Old Stuff: Be Prolific

If you haven't figured it out by now, filmmaking can be dauntingly complex - financially, aesthetically and in a practical sense. So, I understand why so much time can pass between filmmaking projects or before even the first filmmaking project.

But, paradoxically, if you want to feel less daunted and really come to understand your art/craft/obsession/etc., you need to engage in it as often as possible. Here's the good news: there is no paradox. There is absolutely no reason not to be prolific. Technology has completely caught up with the pervasive desire to make films. Films have never been about money, with great films always having been more about story and ideas than about production cost. But now, that has never been more true. I am seeing more and more films getting made, now, for under $1,000 (shorts) and under $10,000 (features). Granted, most of them suck. But not because they don't look and/or sound good. It is usually because they are devoid of ideas or any real aesthetic. But there's nothing wrong with that. You have to stumble before you can dance. Remember, failure is to be embraced. Even a horrific film is a step ahead of no film at all.

Often filmmakers with little experience and an underdeveloped creative voice, but lots of chutzpah, mount lavish productions using personal and/or family money that, ultimately, wilts under the harsh light of their lack of experience and ideas. Which is all cool (part of the growth process), if it doesn't wipe them out financially and spiritually - stopping them from ever making another film. But you never even have to risk that. Give yourself the experience first. As I've said many times, filmmaking is a complex art that demands experience and education - if not formal education, then "street" education. Pick up a camera - any camera - and make something! Explore/refine your ideas. Develop your voice and aesthetic. Almost anyone you know has at least a consumer DV camera. Aside from your ideas, that's all you need - along with a few friends and a couple of lights (a decent mic wouldn't hurt, either). Make films as often as you possibly can. And challenge yourself with each one.

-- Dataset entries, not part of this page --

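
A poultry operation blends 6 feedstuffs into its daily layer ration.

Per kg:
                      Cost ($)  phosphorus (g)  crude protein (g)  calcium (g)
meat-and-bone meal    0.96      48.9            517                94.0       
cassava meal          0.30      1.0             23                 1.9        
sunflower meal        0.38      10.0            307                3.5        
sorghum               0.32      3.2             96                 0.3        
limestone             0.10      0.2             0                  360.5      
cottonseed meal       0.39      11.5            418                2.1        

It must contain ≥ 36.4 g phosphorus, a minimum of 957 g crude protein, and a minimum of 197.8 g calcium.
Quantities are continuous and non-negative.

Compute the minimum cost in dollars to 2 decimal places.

Treat it as an LP. Let x1 = kg of meat-and-bone meal, x2 = kg of cassava meal, x3 = kg of sunflower meal, x4 = kg of sorghum, x5 = kg of limestone, x6 = kg of cottonseed meal.
min 0.96x1 + 0.3x2 + 0.38x3 + 0.32x4 + 0.1x5 + 0.39x6 subject to:
  48.9x1 + 1x2 + 10x3 + 3.2x4 + 0.2x5 + 11.5x6 ≥ 36.4   (phosphorus)
  517x1 + 23x2 + 307x3 + 96x4 + 418x6 ≥ 957   (crude protein)
  94x1 + 1.9x2 + 3.5x3 + 0.3x4 + 360.5x5 + 2.1x6 ≥ 197.8   (calcium)
  x1, x2, x3, x4, x5, x6 ≥ 0.
The minimum-cost mix takes nothing from cassava meal, sunflower meal, sorghum — only meat-and-bone meal, limestone, cottonseed meal. There the phosphorus, crude protein, calcium constraints are tight.
Solving gives x1 = 0.2878, x5 = 0.4624, x6 = 1.934.
Hence cost = 0.96·0.2878 + 0.1·0.4624 + 0.39·1.934 = $1.0768.

$1.08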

Detach yourself from any expectation of them (see enote) other than to learn and grow as a filmmaker.

Musicians practice. Painters paint. Sculptors sculpt. But filmmakers try to raise money, go to seminars, go to screenings, join organizations, network and do every other damn thing except make movies! Even if you have made several movies - MAKE MORE! Don't let weeks, months, years pass by as you wait for the "right idea", "the right time" and/or the "right money" to make a film. The right money is whatever you have, the right idea is whatever is in your heart/mind/soul and the right time is NOW.